The granite hills just west of Greigra (Jabal Hamrat Fidan) and the acacia woodland near the asphalt/tarmac road leading to Petra (Namala road) are good places to observe Sand Partridge, Little Green Bee-eater, Desert Lark, Great Grey Shrike, Spectacled Bulbul, Palestine Sunbird and Blackstart. The acacias are the favored habitat of Arabian Babblers, and although the Arabian Warbler has been spotted here in the past, it is now considered a rarity in Wadi Araba.

During the spring migration, the acacia trees are often teeming with small migrant warblers, flycatchers and redstarts.

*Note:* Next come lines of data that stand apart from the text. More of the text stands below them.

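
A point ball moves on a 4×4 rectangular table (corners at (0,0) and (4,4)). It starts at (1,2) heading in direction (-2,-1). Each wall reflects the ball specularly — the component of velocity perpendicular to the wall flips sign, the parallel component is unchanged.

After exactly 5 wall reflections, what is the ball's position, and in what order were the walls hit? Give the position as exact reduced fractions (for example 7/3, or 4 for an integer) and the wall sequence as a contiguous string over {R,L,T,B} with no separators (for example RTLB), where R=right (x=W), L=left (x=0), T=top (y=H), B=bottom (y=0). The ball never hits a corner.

Final position: (3,4)
Wall sequence: LBRLT

1. t=1/2 → L at (0,3/2); v=(2,-1)
2. t=3/2 → B at (3,0); v=(2,1)
3. t=1/2 → R at (4,1/2); v=(-2,1)
4. t=2 → L at (0,5/2); v=(2,1)
5. t=3/2 → T at (3,4); v=(2,-1)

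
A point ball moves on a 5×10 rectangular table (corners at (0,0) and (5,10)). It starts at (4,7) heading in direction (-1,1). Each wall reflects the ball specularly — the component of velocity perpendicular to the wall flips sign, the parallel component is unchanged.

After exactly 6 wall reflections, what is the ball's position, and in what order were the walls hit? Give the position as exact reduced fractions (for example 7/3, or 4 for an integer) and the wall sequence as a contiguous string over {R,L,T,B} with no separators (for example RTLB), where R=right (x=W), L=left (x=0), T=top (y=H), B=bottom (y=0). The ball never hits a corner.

Final position: (5,6)
Wall sequence: TLRBLR

1. t=3 → T at (1,10); v=(-1,-1)
2. t=1 → L at (0,9); v=(1,-1)
3. t=5 → R at (5,4); v=(-1,-1)
4. t=4 → B at (1,0); v=(-1,1)
5. t=1 → L at (0,1); v=(1,1)
6. t=5 → R at (5,6); v=(-1,1)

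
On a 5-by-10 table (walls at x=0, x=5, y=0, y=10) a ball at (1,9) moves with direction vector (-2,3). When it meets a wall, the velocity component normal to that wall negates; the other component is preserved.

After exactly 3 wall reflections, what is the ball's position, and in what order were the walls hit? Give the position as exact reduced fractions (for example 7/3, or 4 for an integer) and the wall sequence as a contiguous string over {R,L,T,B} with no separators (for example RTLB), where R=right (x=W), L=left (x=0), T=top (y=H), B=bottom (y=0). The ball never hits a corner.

Final position: (5,2)
Wall sequence: TLR

1. t=1/3 → T at (1/3,10); v=(-2,-3)
2. t=1/6 → L at (0,19/2); v=(2,-3)
3. t=5/2 → R at (5,2); v=(-2,-3)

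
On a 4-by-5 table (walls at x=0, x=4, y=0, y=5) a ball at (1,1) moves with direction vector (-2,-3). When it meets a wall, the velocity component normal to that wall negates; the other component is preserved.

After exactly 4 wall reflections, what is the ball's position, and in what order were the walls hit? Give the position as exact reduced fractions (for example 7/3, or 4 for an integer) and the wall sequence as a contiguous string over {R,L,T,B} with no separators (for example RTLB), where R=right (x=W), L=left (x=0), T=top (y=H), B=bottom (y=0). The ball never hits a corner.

Final position: (4,7/2)
Wall sequence: BLTR

1. t=1/3 → B at (1/3,0); v=(-2,3)
2. t=1/6 → L at (0,1/2); v=(2,3)
3. t=3/2 → T at (3,5); v=(2,-3)
4. t=1/2 → R at (4,7/2); v=(-2,-3)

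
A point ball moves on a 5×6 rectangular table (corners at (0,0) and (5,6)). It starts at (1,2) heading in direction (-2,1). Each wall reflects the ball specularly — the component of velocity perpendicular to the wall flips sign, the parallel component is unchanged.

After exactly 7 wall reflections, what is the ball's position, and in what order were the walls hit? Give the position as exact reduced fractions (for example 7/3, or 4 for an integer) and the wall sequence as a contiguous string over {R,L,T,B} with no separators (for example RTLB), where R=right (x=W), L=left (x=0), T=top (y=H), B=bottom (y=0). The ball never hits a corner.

Final position: (0,1/2)
Wall sequence: LRTLRBL

1. t=1/2 → L at (0,5/2); v=(2,1)
2. t=5/2 → R at (5,5); v=(-2,1)
3. t=1 → T at (3,6); v=(-2,-1)
4. t=3/2 → L at (0,9/2); v=(2,-1)
5. t=5/2 → R at (5,2); v=(-2,-1)
6. t=2 → B at (1,0); v=(-2,1)
7. t=1/2 → L at (0,1/2); v=(2,1)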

3. Tamarix habitat at the Tassan Spring

Southwest of Greigra lies a small marsh-like habitat formed by fresh-water springs, accessible with a 4WD vehicle from the Namala road. Here, the Tassan and Buerdah springs form a desert oasis surrounded by a sand dune landscape. The Tamarix habitat is home of the rare Nubian Nightjar and also attracts a great variety of passerine migrants that stop over here to rest and feed during the migration seasons.

4. Wadi Fidan and Faynan

Much of the shallow wadi has been recently converted to agricultural fields, which nevertheless contains patches of acacias with Little Green Bee-eaters and Arabian Babblers. The presence of water attracts birds of the surrounding rocky hills like Sand Partridge, Desert Lark, Trumpeter Finch and House Bunting. Spur-winged Plovers reside near irrigation ponds. Winter visitors include Mourning Wheatear, Sardinian and Cyprus Warblers, Syrian Serin and in some years the Common Buzzard and Dead Sea Sparrow. The Hooded Wheatear can also be observed at Faynan.

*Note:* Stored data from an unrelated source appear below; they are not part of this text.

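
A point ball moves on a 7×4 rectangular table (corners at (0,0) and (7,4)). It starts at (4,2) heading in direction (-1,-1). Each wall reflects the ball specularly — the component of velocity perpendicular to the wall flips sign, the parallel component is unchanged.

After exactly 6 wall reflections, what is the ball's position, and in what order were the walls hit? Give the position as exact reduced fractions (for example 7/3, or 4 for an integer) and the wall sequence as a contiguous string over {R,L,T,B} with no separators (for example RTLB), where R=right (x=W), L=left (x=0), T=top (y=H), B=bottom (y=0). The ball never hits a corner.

1. t=2 → B at (2,0); v=(-1,1)
2. t=2 → L at (0,2); v=(1,1)
3. t=2 → T at (2,4); v=(1,-1)
4. t=4 → B at (6,0); v=(1,1)
5. t=1 → R at (7,1); v=(-1,1)
6. t=3 → T at (4,4); v=(-1,-1)

Final position: (4,4)
Wall sequence: BLTBRT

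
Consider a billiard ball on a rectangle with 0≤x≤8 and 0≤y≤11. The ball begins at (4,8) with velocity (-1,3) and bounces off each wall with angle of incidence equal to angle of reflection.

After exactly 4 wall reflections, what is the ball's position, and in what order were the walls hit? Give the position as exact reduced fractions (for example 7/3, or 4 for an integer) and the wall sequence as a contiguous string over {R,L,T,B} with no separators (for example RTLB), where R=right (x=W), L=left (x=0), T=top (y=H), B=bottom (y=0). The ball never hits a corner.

1. t=1 → T at (3,11); v=(-1,-3)
2. t=3 → L at (0,2); v=(1,-3)
3. t=2/3 → B at (2/3,0); v=(1,3)
4. t=11/3 → T at (13/3,11); v=(1,-3)

Final position: (13/3,11)
Wall sequence: TLBT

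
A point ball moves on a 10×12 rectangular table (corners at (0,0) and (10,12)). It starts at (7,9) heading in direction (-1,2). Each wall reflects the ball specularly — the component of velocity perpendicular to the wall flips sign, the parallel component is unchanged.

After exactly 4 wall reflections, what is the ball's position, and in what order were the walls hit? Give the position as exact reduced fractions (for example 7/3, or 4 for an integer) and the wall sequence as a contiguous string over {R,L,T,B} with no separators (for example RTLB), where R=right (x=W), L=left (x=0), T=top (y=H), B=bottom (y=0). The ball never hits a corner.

Final position: (13/2,12)
Wall sequence: TLBT

1. t=3/2 → T at (11/2,12); v=(-1,-2)
2. t=11/2 → L at (0,1); v=(1,-2)
3. t=1/2 → B at (1/2,0); v=(1,2)
4. t=6 → T at (13/2,12); v=(1,-2)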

5. Rocky slopes and mountain sides

There are three main sites to visit, but these have limited access even with a 4WD vehicle, so long walks are required with a starting point at Faynan: Wadi Dana, Wadi Ghweir (Wadi El-Nakheel) and Wadi Khaled. The scenic, narrow, deep wadis of the rift margin and adjacent rocky mountain slopes have some springs and sections with flowing water supporting a lush vegetation of Oleander, Tamarix and Ziziphus. The edges of Wadi Ghweir are dotted with Moringa shrubs and higher up there is a dense grove of wild palms and a small dense jungle in the wadi bed. The Wadi Khaled is drier and less steep than the two other wadis, but birds of prey like the Griffon Vulture, Bonelli’s Eagle and others are often observed soaring here. The wadis are home of Sand and Chukar Partridges, Desert Tawny Owl, Desert Lark, Blackstart, Hooded, Mourning and White-crowned Wheatears, Scrub Warbler, Fan-tailed Raven, Tristram’s Starling, Trumpeter and Pale Rose Finches and Striolated Bunting.

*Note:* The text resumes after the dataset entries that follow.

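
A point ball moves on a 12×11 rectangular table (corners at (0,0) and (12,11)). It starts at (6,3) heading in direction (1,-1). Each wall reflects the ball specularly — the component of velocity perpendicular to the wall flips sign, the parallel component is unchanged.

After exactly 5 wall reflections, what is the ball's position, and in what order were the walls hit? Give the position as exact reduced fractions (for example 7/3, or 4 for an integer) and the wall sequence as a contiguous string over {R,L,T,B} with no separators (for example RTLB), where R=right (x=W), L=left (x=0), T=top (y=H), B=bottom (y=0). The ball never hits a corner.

Final position: (7,0)
Wall sequence: BRTLB

1. t=3 → B at (9,0); v=(1,1)
2. t=3 → R at (12,3); v=(-1,1)
3. t=8 → T at (4,11); v=(-1,-1)
4. t=4 → L at (0,7); v=(1,-1)
5. t=7 → B at (7,0); v=(1,1)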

In winter, Grey Wagtails and possibly Kurdistan Wheatear can be observed, while the Great Tit and Syrian Serin descend from higher elevations. Short-toed Snake-eagle, Sooty Falcon, and Pallid Swift are also among the breeding species. Due to its location along the rift valley north of the Red Sea, the area is of great importance for bird migration and large numbers of soaring birds can be observed along the lower rift margins.